British Bible magazine

The cover of the May 2015 edition

The Christadelphian is a Bible magazine published monthly by the Christadelphian Magazine and Publishing Association (CMPA) of Hall Green, Birmingham, England. It states that it is "A magazine dedicated wholly to the hope of Israel" and, according to the magazine website, it "reflects the teachings, beliefs and activities of the Christadelphians".

==History==
The magazine was founded in 1864 as The Ambassador of the Coming Age under the editorship of Robert Roberts. The name was changed to The Christadelphian in 1869. Subsequent editors include C.C. Walker (editor from 1898–1937), John Carter (1937–1962), Louis Sargent, Alfred Nicholls, Michael Ashton, Andrew Bramhill and presently Mark Vincent.

==Content==
The magazine contains a wide variety of articles, including exhortations from Breaking of Bread services, studies of Biblical characters, articles on Christian living, reviews of Bible-related books, and comment on relevant current events in relation to Bible prophecy.
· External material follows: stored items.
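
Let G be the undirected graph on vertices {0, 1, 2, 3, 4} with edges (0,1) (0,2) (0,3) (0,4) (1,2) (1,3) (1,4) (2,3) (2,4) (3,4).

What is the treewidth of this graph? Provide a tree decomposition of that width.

With just one bag of size 5, the width is 5 − 1 = 4, so tw(G) ≤ 4. Conversely, {0, 1, 2, 3, 4} is a clique of size 5, and the vertices of any clique must share a bag in every tree decomposition; so some bag has ≥ 5 vertices and tw(G) ≥ 4. The upper and lower bounds meet at 4, so that is the treewidth.

Treewidth 4.
Bags: B1 = {0, 1, 2, 3, 4}
Tree: (single bag)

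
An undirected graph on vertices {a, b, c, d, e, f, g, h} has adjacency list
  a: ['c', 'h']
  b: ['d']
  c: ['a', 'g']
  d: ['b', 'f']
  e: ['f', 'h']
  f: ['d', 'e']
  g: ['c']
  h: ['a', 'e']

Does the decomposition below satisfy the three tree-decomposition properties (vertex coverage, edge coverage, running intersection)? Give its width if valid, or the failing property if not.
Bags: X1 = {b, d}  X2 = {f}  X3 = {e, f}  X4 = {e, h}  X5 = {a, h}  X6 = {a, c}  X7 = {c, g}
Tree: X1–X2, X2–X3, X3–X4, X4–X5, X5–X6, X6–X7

No — edge (d,f) lies in no bag.

A tree decomposition must satisfy three properties: every vertex lies in some bag; for every edge, both endpoints lie together in some bag; and for every vertex, the bags containing it form a connected subtree. Here edge (d,f) lies in no bag, so the decomposition is invalid.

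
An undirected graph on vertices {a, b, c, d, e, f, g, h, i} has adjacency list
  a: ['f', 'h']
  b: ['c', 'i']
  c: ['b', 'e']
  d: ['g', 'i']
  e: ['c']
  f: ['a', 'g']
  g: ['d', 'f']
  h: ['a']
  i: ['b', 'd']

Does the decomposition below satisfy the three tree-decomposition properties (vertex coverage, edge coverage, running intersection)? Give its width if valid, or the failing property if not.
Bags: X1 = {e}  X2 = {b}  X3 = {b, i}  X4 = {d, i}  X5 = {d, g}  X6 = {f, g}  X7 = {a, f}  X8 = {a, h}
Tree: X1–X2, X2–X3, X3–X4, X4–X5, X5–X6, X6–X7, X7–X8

No — vertex c appears in no bag.

A tree decomposition must satisfy three properties: every vertex lies in some bag; for every edge, both endpoints lie together in some bag; and for every vertex, the bags containing it form a connected subtree. Here vertex c appears in no bag, so the decomposition is invalid.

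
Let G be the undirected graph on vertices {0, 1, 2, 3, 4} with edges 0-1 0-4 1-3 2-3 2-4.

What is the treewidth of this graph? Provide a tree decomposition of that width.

Treewidth 2.
One optimal decomposition is:
Bags: B1 = {1, 2, 3}  B2 = {0, 1, 2}  B3 = {0, 2, 4}
Tree: B1–B2, B2–B3

Every bag has size at most 3, so the width is 3 − 1 = 2 and tw(G) ≤ 2. The edges 2–3–1–0–4–2 form a cycle, so G is not a tree and its treewidth is at least 2. The upper and lower bounds meet at 2, so that is the treewidth.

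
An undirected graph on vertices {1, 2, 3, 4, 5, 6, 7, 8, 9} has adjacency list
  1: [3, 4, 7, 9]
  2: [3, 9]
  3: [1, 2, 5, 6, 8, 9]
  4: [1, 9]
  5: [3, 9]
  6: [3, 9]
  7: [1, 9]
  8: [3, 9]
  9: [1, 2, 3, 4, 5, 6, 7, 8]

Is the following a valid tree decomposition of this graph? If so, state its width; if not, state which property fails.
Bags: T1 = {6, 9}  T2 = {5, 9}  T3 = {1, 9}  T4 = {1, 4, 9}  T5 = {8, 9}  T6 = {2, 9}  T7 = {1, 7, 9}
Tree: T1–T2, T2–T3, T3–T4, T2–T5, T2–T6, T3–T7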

Items for publication are produced by potentially any Christadelphian, pending the editorial process. There is also a section dedicated to Christadelphian events and news from congregations, such as notifications of baptisms and deaths.

==Other publications==
All issues and books published by the CMPA are available on their Digital Library, together with works by other publishers, such as The Testimony, which has now merged with the CMPA. In addition to the magazine, other literature is published by the CMPA, including printed and electronic books, booklets detailing various Christadelphians beliefs, and Faith Alive, a magazine aimed at 16–25 year olds, which has been published since 1978.